Heavenly Mountain Resort’s avalanche control rattling windows in Carson Valley and the passes closing for the season are both indications that winter has truly arrived in Western Nevada, despite temperatures approaching 60 degrees.
With rain forecast for Christmas Eve and a snow level of around 4,700 feet early Wednesday morning, the National Weather Service is giving only a 5 percent chance for a white Christmas in the valleys.
But higher up, that precipitation should add to the Sierra Nevada snowpack, which banks away precipitation for spring and summer.

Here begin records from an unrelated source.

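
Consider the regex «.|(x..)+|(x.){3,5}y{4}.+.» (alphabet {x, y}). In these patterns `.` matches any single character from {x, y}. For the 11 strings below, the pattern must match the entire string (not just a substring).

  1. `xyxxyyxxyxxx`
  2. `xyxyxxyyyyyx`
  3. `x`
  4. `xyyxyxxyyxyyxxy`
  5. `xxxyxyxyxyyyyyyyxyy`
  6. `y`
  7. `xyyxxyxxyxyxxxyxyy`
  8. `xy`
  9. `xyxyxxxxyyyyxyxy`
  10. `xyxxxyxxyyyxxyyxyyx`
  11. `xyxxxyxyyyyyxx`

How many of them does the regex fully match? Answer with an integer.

1 → match
2 → match
3 → match
4 → match
5 → match
6 → match
7 → match
8 → no match
9 → match
10 → no match
11 → match
Total matched: 9

9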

As of the last day of autumn, the Carson River Basin was running 103 percent of average precipitation for the water year, which started on Oct. 1. That’s running behind the Truckee River Basin, which was at 122 percent on Friday, but ahead of the Walker at 100 percent, according to the Natural Resources Conservation Service.
Two storms last week contributed to the snowpack with a new snow telemetry site at Lost Lakes near the top of the West Fork of the Carson River indicating more than a yard of snow fell Dec. 12-17.
The last few days have reduced the total snow depth to 44 inches, down from the peak of 50, but that snow contains 12.9 inches of water.
The Ebbetts Pass snow telemetry site is running right at average for the year with 9 inches of water locked in 28 inches of snow.
The service announced it upgraded Heavenly Valley’s sensor.
“In addition to its standard sensors, Heavenly now is collecting data for wind speed and wind direction, relative humidity, as well as incoming and outgoing long and short-wave radiation,” according to the service’s newsletter.
The site also includes an experimental sensor cable that hangs from the tower to measure the temperature every 8 inches in the snow.
“This is helpful for predicting how much energy is needed to produce snowmelt which impacts flood potential during rain on snow events,” according to the service.
Predicting how much water will be available for spring is one of the key goals of the service, which operates more than 80 snow telemetry sites from the Sierra and across the Great Basin.
Western Nevadans have regularly checked the snowpack since University of Nevada, Reno, Professor J.E. Church started in 1906. Snow telemetry was introduced in the 1970s with a dozen remote sensors around the state.